On 1/22/18 9:26 PM, Luca Boccassi wrote:
type=AVC msg=audit(1516647002.968:744): apparmor="DENIED"
operation="mkdir" profile="thunderbird" name="/home/vincas.nv/"
pid=23705 comm="thunderbird" requested_mask="c" denied_mask="c"
fsuid=1000 ouid=1000
type=SYSCALL msg=audit(1516647002.968:744): arch=c000003e syscall=83
success=no exit=-13 a0=7f81fc94ac20 a1=1ff a2=1 a3=1 items=0
ppid=23694
pid=23705 auid=1000 uid=1000 gid=1000 euid=1000 suid=1000 fsuid=1000
egid=1000 sgid=1000 fsgid=1000 tty=pts2 ses=4 comm="thunderbird"

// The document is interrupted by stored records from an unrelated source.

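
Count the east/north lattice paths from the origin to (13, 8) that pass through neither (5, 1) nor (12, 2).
Number of paths = 164579

Inclusion–exclusion. Total paths: C(21, 13) = 203490. Through P₁: C(6, 5)·C(15, 8) = 38610. Through P₂: C(14, 12)·C(7, 1) = 637. Since P₁ is strictly southwest of P₂, a monotone path through both must visit P₁ then P₂; paths through both = C(6, 5)·C(8, 7)·C(7, 1) = 336. Avoid both = 203490 − 38610 − 637 + 336 = 164579.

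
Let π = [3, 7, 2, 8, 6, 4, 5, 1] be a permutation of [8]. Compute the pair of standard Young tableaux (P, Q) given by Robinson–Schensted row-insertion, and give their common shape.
P = [1, 4, 5] / [2, 6, 8] / [3] / [7];  Q = [1, 2, 4] / [3, 5, 7] / [6] / [8];  common shape = (3, 3, 1, 1)

Row-insert the values π_1, π_2, … into P one at a time, bumping the leftmost entry strictly greater than the inserted value down to the next row. The recording tableau Q records, in position (i, j), the step at which that cell was added to P.
  Insert 3 (step 1): P = [3];  Q = [1]
  Insert 7 (step 2): P = [3, 7];  Q = [1, 2]
  Insert 2 (step 3): P = [2, 7] / [3];  Q = [1, 2] / [3]
  Insert 8 (step 4): P = [2, 7, 8] / [3];  Q = [1, 2, 4] / [3]
  Insert 6 (step 5): P = [2, 6, 8] / [3, 7];  Q = [1, 2, 4] / [3, 5]
  Insert 4 (step 6): P = [2, 4, 8] / [3, 6] / [7];  Q = [1, 2, 4] / [3, 5] / [6]
  Insert 5 (step 7): P = [2, 4, 5] / [3, 6, 8] / [7];  Q = [1, 2, 4] / [3, 5, 7] / [6]
  Insert 1 (step 8): P = [1, 4, 5] / [2, 6, 8] / [3] / [7];  Q = [1, 2, 4] / [3, 5, 7] / [6] / [8]
Final shape: (3, 3, 1, 1).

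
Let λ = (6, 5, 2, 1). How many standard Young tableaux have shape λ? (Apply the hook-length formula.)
# SYT of shape (6, 5, 2, 1) = 36608

Hook-length formula: f^λ = n! / Π hook(c), product over all cells c of the Young diagram. For λ = (6, 5, 2, 1), n = 14 boxes. Hook lengths by row (left-to-right, top-to-bottom): [9, 7, 5, 4, 3, 1]; [7, 5, 3, 2, 1]; [3, 1]; [1]. Product of hooks = 2381400. So f^λ = 14! / 2381400 = 87178291200 / 2381400 = 36608.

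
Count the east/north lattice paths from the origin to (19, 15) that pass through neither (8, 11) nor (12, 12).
Number of paths = 1473648570

Inclusion–exclusion. Total paths: C(34, 19) = 1855967520. Through P₁: C(19, 8)·C(15, 11) = 103169430. Through P₂: C(24, 12)·C(10, 7) = 324498720. Since P₁ is strictly southwest of P₂, a monotone path through both must visit P₁ then P₂; paths through both = C(19, 8)·C(5, 4)·C(10, 7) = 45349200. Avoid both = 1855967520 − 103169430 − 324498720 + 45349200 = 1473648570.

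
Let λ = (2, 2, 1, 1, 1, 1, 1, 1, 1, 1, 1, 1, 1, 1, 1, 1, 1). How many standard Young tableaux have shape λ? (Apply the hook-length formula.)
# SYT of shape (2, 2, 1, 1, 1, 1, 1, 1, 1, 1, 1, 1, 1, 1, 1, 1, 1) = 152

Hook-length formula: f^λ = n! / Π hook(c), product over all cells c of the Young diagram. For λ = (2, 2, 1, 1, 1, 1, 1, 1, 1, 1, 1, 1, 1, 1, 1, 1, 1), n = 19 boxes. Hook lengths by row (left-to-right, top-to-bottom): [18, 2]; [17, 1]; [15]; [14]; [13]; [12]; [11]; [10]; [9]; [8]; [7]; [6]; [5]; [4]; [3]; [2]; [1]. Product of hooks = 800296713216000. So f^λ = 19! / 800296713216000 = 121645100408832000 / 800296713216000 = 152.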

exe="/usr/lib/thunderbird/thunderbird-bin" key=(null)
Can't say I understand how Apparmor works, but don't those logs suggest
that it's Thunderbird doing this?
In this cases yes, it's Thunderbird.
On another case that can be Wine:
```
type=AVC msg=audit(1516649586.406:968): apparmor="DENIED" operation="file_mmap" profile="wine-preloader"
name="/tmp/.glReZDwh" pid=31547 comm="gldriverquery64" requested_mask="m" denied_mask="m" fsuid=1000 ouid=1000
```
...if I run then under optirun, when NVIDIA OpenGL libraries are loaded.
It looks like some shared code actually wanted to create $HOME + / + .nv
directory, though accidentally skipped a slash.